Essoufflée, elle se laissa tomber sur le lit en riant.

— Quelle heure est-il ?

— Quatre heures.

— Allez, sauve-toi, j’ai juste le temps de me préparer.

— Pour aller où ?

— Voir François Tavernier, lui demander de m’accompagner à Montillac et de me trouver une excuse pour ne pas y passer l’été. Je préfère partir avec toi dans ce petit village du Midi où tes parents ont une maison. Comment s’appelle-t-il, déjà ?

— Saint-Tropez. Tu sais, ce n’est pas très folichon. À part la pêche et la baignade, je ne vois pas très bien ce qu’on peut y faire.

— Ne t’inquiète pas, on trouvera bien. En attendant, il nous faut absolument une voiture. C’est idiot, on a de l’essence à ne savoir qu’en faire mais rien dans quoi la mettre.
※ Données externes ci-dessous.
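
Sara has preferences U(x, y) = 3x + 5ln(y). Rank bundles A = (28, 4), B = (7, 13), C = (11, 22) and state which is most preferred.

Evaluate utility at each bundle:
U(A) = 90.931.
U(B) = 33.825.
U(C) = 48.455.
Highest utility is A, so A ≻ C ≻ B.

Bundle A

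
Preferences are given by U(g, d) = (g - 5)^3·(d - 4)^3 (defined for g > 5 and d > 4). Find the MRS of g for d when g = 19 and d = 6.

MU_g = 3·(g−5)^2·(d−4)^3, MU_d = 3·(g−5)^3·(d−4)^2.
MRS = (d−4)/(g−5).
At (19, 6): MRS = 1/7.
So at (19, 6) the consumer would give up 1/7 units of d for one more unit of g.

MRS = 1/7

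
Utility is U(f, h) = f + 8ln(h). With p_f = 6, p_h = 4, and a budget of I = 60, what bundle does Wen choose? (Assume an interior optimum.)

f* = 2, h* = 12

MU_f = 1, MU_h = 8/h.
MRS = 1 ÷ (8/h).
Tangency: set MRS = p_f/p_h = 6/4 = 1.5.
MRS depends only on h: 0.125·h = 1.5 ⇒ h* = 1.5/0.125 = 12.
From the budget, 6·f = 60 − 4·12 = 12, so f* = 2.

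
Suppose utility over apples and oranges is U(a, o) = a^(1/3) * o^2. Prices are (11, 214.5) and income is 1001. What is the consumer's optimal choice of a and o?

MU_a = 1/3·a^(-2/3)·o^2 and MU_o = 2·a^(1/3)·o.
MRS = MU_a/MU_o = (1/6)·o/a.
Tangency: set MRS = p_a/p_o = 11/214.5 = 2/39.
So (1/6)·o/a = 2/39, i.e. o = (4/13)·a.
Substitute into the budget 11·a + 214.5·o = 1001: 77·a = 1001, so a* = 13.
Then o* = (4/13)·13 = 4.

a* = 13, o* = 4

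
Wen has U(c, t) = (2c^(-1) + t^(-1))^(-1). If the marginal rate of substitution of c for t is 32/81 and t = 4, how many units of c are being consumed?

For CES with ρ = -1, MRS = (2/1)·(t/c)^2.
Setting (2/1)·(4/c)^2 = 32/81 gives (4/c)^2 = 16/81, so 4/c = 4/9 and c = 9.

c = 9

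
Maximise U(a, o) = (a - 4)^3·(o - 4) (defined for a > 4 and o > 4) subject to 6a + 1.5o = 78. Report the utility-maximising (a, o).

a* = 10, o* = 12

MU_a = 3·(a−4)^2·(o−4), MU_o = (a−4)^3.
MRS = (3/1)·(o−4)/(a−4).
Tangency: set MRS = p_a/p_o = 6/1.5 = 4.
So (3/1)·(o − 4)/(a − 4) = 4, i.e. (o − 4) = (4/3)·(a − 4).
Rewrite the budget in excess-of-subsistence terms: 6·(a − 4) + 1.5·(o − 4) = 78 − 6·4 − 1.5·4 = 48.
Substituting, 8·(a − 4) = 48, so a − 4 = 6 and a* = 10.
Then o − 4 = (4/3)·6 = 8, so o* = 12.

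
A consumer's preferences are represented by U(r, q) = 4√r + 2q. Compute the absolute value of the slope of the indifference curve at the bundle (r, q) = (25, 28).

MRS = 0.2

MU_r = 4/(2√r), MU_q = 2.
MRS = 4/(2√r) ÷ 2.
At (25, 28): MRS = 0.2.
So at (25, 28) the consumer would give up 0.2 units of q for one more unit of r.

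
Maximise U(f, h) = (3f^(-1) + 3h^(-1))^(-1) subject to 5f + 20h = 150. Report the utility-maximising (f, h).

For CES with ρ = -1, MRS = (h/f)^2.
Tangency: set MRS = p_f/p_h = 5/20 = 0.25.
So (h/f)^2 = 0.25; taking the square root, h/f = 0.5, i.e. h = 0.5·f.
Substitute into the budget 5·f + 20·h = 150: 15·f = 150, so f* = 10 and h* = 0.5·10 = 5.

f* = 10, h* = 5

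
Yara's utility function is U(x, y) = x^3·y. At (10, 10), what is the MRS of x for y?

MU_x = 3·x^2·y and MU_y = x^3.
MRS = MU_x/MU_y = (3/1)·y/x.
At (10, 10): MRS = 3.
So at (10, 10) the consumer would give up 3 units of y for one more unit of x.

MRS = 3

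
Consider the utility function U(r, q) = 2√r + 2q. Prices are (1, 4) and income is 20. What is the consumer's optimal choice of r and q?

MU_r = 2/(2√r), MU_q = 2.
MRS = 2/(2√r) ÷ 2.
Tangency: set MRS = p_r/p_q = 1/4 = 0.25.
MRS depends only on r: 0.5/√r = 0.25 ⇒ √r = 0.5/0.25 = 2 ⇒ r* = 4.
From the budget, 4·q = 20 − 1·4 = 16, so q* = 4.

r* = 4, q* = 4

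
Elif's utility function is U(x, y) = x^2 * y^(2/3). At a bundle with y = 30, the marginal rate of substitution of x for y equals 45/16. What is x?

MU_x = 2·x·y^(2/3) and MU_y = 2/3·x^2·y^(-1/3).
MRS = MU_x/MU_y = (3)·y/x.
Substitute y = 30: MRS = 90/x. Setting 90/x = 45/16 gives x = 90/(45/16) = 32.

x = 32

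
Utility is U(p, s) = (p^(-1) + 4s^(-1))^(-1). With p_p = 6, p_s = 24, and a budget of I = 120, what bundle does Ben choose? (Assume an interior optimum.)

For CES with ρ = -1, MRS = (1/4)·(s/p)^2.
Tangency: set MRS = p_p/p_s = 6/24 = 0.25.
So (s/p)^2 = 1; taking the square root, s/p = 1, i.e. s = p.
Substitute into the budget 6·p + 24·s = 120: 30·p = 120, so p* = 4 and s* = 4.

p* = 4, s* = 4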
Tu crois que Claudine, ça va marcher avec son Américain ?

— Je pense… Pourquoi tu n’en parlerais pas à ce Tavernier, tu m’avais bien dit qu’il était un peu louche pendant la guerre ?

— Oui, mais c’était pour donner le change. Tu oublies qu’il était à la Libération auprès du général de Gaulle.

— Tu sais, par les temps qui courent on a vu des choses plus bizarres…

— C’est vrai, malgré tout, je ne risque rien à le lui demander maintenant, laisse-moi. On se retrouvera au « Flore » comme d’habitude ?… Vers huit heures ?

— D’accord, j’y serai. Sois sage.

Franck évita de justesse la chaussure lancée par son amie.

— Oh, pardon monsieur !

Laure, dans le hall de l’hôtel Pont-Royal, venait de bousculer un homme vêtu avec recherche ayant à son bras une jeune femme non moins élégante.

— Ce n’est rien, mademoiselle.

— François !… vous ne me reconnaissez pas ?… Laure… la sœur de Léa !…

— Laure ! la petite Laure !… Ma chère, je ne vous aurais pas reconnue. Vous voici devenue une vraie Parisienne ! Quel chic, n’est-ce-pas ? dit-il en se tournant vers sa compagne.

— Tout à fait, fit celle-ci avec un sourire moqueur.

— Laure, je ne vous présente pas madame Mulstein. Vous vous connaissez, je crois ?

— Oui, murmura-t-elle en rougissant sous son épais maquillage.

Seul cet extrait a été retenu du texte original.